CB1 Tribeca Committee: The Unofficial Minutes (January 2016)

Flinders Lane is a modern Australian restaurant in the East Village opening a second location in Tribeca. Owners Chris McPherson and chef Chris Rendell (pictured above, standing; is Rendell shooting the bird at me?) were asking for the same closing hours that the Butterfly had (midnight Sunday through Thursday, 2 a.m. on Friday and Saturday), so the committee had no objections. The floor plan is pretty similar to what was submitted in 2012 for the Butterfly—it even says “Butterfly” on it—and the menu is the same one that’s on the Flinders Lane website. Vote: 5-0 to approve, and then later two more members came in and said they had no problem with it, so the tally was changed to 7-0.

Henry Tibensky (above) is opening Hank’s Juicy Beef, serving Chicago-style Italian beef sandwiches, in the former Quiznos on Chambers between Church and Broadway. It’s a beer/wine license, with closing hours of 10 p.m. and 11 p.m. According to the floor plan (below), there’s more space there than you might have thought. Also, in good news for us vegetarian-ish types, the small sample menu includes eggplant parmigiana. Vote: 5-0 (and then 7-0; see above).

David Steingard of Laughing Man came by for a victory lap: Despite several committee members’ objections to the Street Seats enclosure that went up last summer, it proved a definite hit, and no one said otherwise. Rather than go through this process every year, Steingard was hoping the committee would give a blanket approval for future years, with one change: The Department of Transportation, which oversees Street Seats, wants to move the program’s start date up from May to March (the exact date is at the owner’s discretion, and the end date remains in December). The committee resisted waiving entirely its right to review the enclosure, so eventually language was agreed upon that lets the committee weigh in “as needed.” Vote: 7-0.

The rumor had been that Gunbae, the Korean barbecue restaurant and karaoke bar on Murray, was asking for 4 a.m. closing, but it was actually 2 a.m., Thursday through Sunday. (It currently can stay open till midnight seven days a week.) Still, neighbors were adamantly opposed. First, residents in 67 Murray and 69 Murray can smell cooking fumes through their back windows. One said it smells like cooking cabbage and deduced it must be kimchi; the owner called her racist because Gunbae doesn’t make kimchi. The fume discussion went on for quite a while, ending with the committee instructing the restaurant and residents to meet with the building owner to figure out why the venting system isn’t working correctly. Second, drunk patrons are gathering outside to smoke, piss, and puke, and they sometimes block the sidewalk. The restaurant representatives said they had no idea locals were unhappy, which residents disagreed with, and the lawyer attempted the old you-can’t-prove-they-were-our-patrons defense, at which everyone scoffed. Ultimately, the committee said that this is Gunbae’s problem to fix, and that the restaurant and the neighbors should work together; once everyone is satisfied, Gunbae can come back and try again—but the committee is generally loathe to allow closing later than 1 a.m. on a side street.

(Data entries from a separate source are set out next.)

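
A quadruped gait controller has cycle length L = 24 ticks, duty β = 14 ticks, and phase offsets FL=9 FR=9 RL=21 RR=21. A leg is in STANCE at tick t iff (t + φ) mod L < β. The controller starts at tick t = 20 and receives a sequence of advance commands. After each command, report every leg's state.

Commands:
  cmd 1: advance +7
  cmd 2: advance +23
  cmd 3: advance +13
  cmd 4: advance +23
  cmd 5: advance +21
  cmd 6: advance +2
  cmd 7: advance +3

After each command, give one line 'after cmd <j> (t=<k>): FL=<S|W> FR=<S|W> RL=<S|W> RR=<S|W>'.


after cmd 1 (t=27): FL=S FR=S RL=S RR=S
after cmd 2 (t=50): FL=S FR=S RL=W RR=W
after cmd 3 (t=63): FL=S FR=S RL=S RR=S
after cmd 4 (t=86): FL=W FR=W RL=S RR=S
after cmd 5 (t=107): FL=W FR=W RL=S RR=S
after cmd 6 (t=109): FL=W FR=W RL=S RR=S
after cmd 7 (t=112): FL=S FR=S RL=S RR=S

start t=20: FL=S FR=S RL=W RR=W
cmd 1: advance +7 → t=27, phase=(12,12,0,0) → FL=S FR=S RL=S RR=S
cmd 2: advance +23 → t=50, phase=(11,11,23,23) → FL=S FR=S RL=W RR=W
cmd 3: advance +13 → t=63, phase=(0,0,12,12) → FL=S FR=S RL=S RR=S
cmd 4: advance +23 → t=86, phase=(23,23,11,11) → FL=W FR=W RL=S RR=S
cmd 5: advance +21 → t=107, phase=(20,20,8,8) → FL=W FR=W RL=S RR=S
cmd 6: advance +2 → t=109, phase=(22,22,10,10) → FL=W FR=W RL=S RR=S
cmd 7: advance +3 → t=112, phase=(1,1,13,13) → FL=S FR=S RL=S RR=S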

The construction company building the 64-story condo tower at Murray and West would like to start work at 8 a.m. on Saturdays instead of 9 a.m., as allowed by the Department of Buildings. The manager claimed the project would end sooner as a result, but the committee wasn’t buying it. Vote: 0-6-1.

Liquor-license renewals don’t get discussed unless someone has an issue with one of the establishments. Raccoon Lodge’s renewal is for its current space, and therefore not of concern; its potential move to 20 Warren, however, brought out a few neighbors who want the committee to understand that they have very much liked the peace and quiet since 20 Twenty left, and they’re extremely worried about what the Raccoon Lodge might bring. Then the committee noted that Sazón‘s renewal was on the agenda, but unlike in past years, no residents were came to complain. “They’ve given up,” said one committee member. Another member muttered something about how Sazón had sued the community board; that was the first I’ve heard of the matter.



  1. Why is he flipping you the bird?

  2. Yes, it is true that the residents of Reade Street have ‘given up’ on Sazon. During the winter the crowds outside are less but in the summer they are noisy and persistent. There have been the odd altercation which involved the police but mostly it is just high-spirited noise. But, the real reason is that the CB themselves have more or less said “…unless there is a serious crime or something really dramatic, the licence will be renewed”. Anyway, having attended a meeting of the SLA and the CB people some time ago it was evident that the SLA play mostly lip-service to the recommendations of the CB because both CB and SLA are worried about being sued. It is true that some time ago, Sazon did launch a suit against CB1 but it fizzled out. Basically residents have little influence in the liquor licence process. As you know Erik, sitting through endless committee meetings until the public gets their short opportunity to say something when their agenda item comes up is unrewarding.

  3. I bet a similar Streat Seat layout outside the Shinola store would work as well.